Scientific classification
- Kingdom: Plantae
- Clade: Embryophytes
- Clade: Tracheophytes
- Clade: Spermatophytes
- Clade: Angiosperms
- Clade: Eudicots
- Clade: Rosids
- Order: Fabales
- Family: Fabaceae
- Subfamily: Faboideae
- Genus: Canavalia
- Species: C. napaliensis
- Binomial name: Canavalia napaliensis H.St.John

= Canavalia napaliensis =

- Authority: H.St.John
- Conservation status: CR

Species of legume

Canavalia napaliensis, commonly known as the Mākaha Valley Jack-bean, is a species of flowering plant in the pea family, Fabaceae, that is endemic to Hawaii. It was previously more widespread in the archipelago and could be found in Oʻahu's Mākaha Valley, but is today restricted to northwestern Kauaʻi. This and other Hawaiian Canavalia are known there as ʻāwikiwiki.

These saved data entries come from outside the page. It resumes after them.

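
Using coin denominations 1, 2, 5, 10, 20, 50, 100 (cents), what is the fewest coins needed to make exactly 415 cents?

6

415 = 4×100 + 1×10 + 1×5
Total coins = 4 + 1 + 1 = 6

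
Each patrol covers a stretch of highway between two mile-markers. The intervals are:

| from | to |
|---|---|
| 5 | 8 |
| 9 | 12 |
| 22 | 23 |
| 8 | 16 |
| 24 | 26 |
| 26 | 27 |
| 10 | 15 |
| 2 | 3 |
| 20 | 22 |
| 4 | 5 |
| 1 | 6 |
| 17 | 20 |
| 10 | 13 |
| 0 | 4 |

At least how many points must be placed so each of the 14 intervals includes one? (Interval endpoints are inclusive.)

6

Sort by right endpoint; whenever an interval is uncovered, place a point at its right end.
By right end: [2,3]  [0,4]  [4,5]  [1,6]  [5,8]  [9,12]  [10,13]  [10,15]  [8,16]  [17,20]  [20,22]  [22,23]  [24,26]  [26,27]
[2,3] uncovered → point at 3; [4,5] uncovered → point at 5; [9,12] uncovered → point at 12; [17,20] uncovered → point at 20; [22,23] uncovered → point at 23; [24,26] uncovered → point at 26.
Points: 3, 5, 12, 20, 23, 26 (6 total).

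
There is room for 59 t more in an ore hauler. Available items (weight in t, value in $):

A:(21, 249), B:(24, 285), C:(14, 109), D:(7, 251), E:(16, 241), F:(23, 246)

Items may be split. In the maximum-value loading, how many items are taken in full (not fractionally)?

3

Order: D (251/7=35.86) > E (241/16=15.06) > B (285/24=11.88) > A (249/21=11.86) > F (246/23=10.70) > C (109/14=7.79)
Fill: take D (7 @ 251) → take E (16 @ 241) → take B (24 @ 285) → take 12/21 of A → 142.29; 59/59 used.
3 item(s) taken whole; one partial (take 12/21 of A).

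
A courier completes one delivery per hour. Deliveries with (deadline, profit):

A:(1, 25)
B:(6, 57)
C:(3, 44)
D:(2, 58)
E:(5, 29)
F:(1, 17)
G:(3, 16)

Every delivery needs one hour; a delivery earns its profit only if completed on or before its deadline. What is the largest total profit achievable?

213

Profit order: D=58 B=57 C=44 E=29 A=25 F=17 G=16
Assign: D→slot 2, B→slot 6, C→slot 3, E→slot 5, A→slot 1, F skipped, G skipped.
Slots: [1:A] [2:D] [3:C] [5:E] [6:B]
Profit = 25 + 58 + 44 + 29 + 57 = 213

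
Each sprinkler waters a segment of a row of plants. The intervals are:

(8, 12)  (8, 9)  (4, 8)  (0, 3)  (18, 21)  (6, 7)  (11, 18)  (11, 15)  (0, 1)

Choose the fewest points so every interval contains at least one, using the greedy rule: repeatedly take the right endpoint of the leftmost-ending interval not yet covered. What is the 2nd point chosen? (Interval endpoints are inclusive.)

Sort by right endpoint; whenever an interval is uncovered, place a point at its right end.
By right end: [0,1]  [0,3]  [6,7]  [4,8]  [8,9]  [8,12]  [11,15]  [11,18]  [18,21]
[0,1] uncovered → point at 1; [6,7] uncovered → point at 7; [8,9] uncovered → point at 9; [11,15] uncovered → point at 15; [18,21] uncovered → point at 21.
Points: 1, 7, 9, 15, 21 (5 total).

7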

Its natural habitats are tropical dry forests, lowland moist forests, dry shrublands, and moist shrublands. It is threatened by habitat destruction, mainly due to introduced grazing mammals. There are no more than 206 individual plants left in five populations along the Nā Pali Coast. This plant was listed endangered along with 47 other Kauai species in 2010.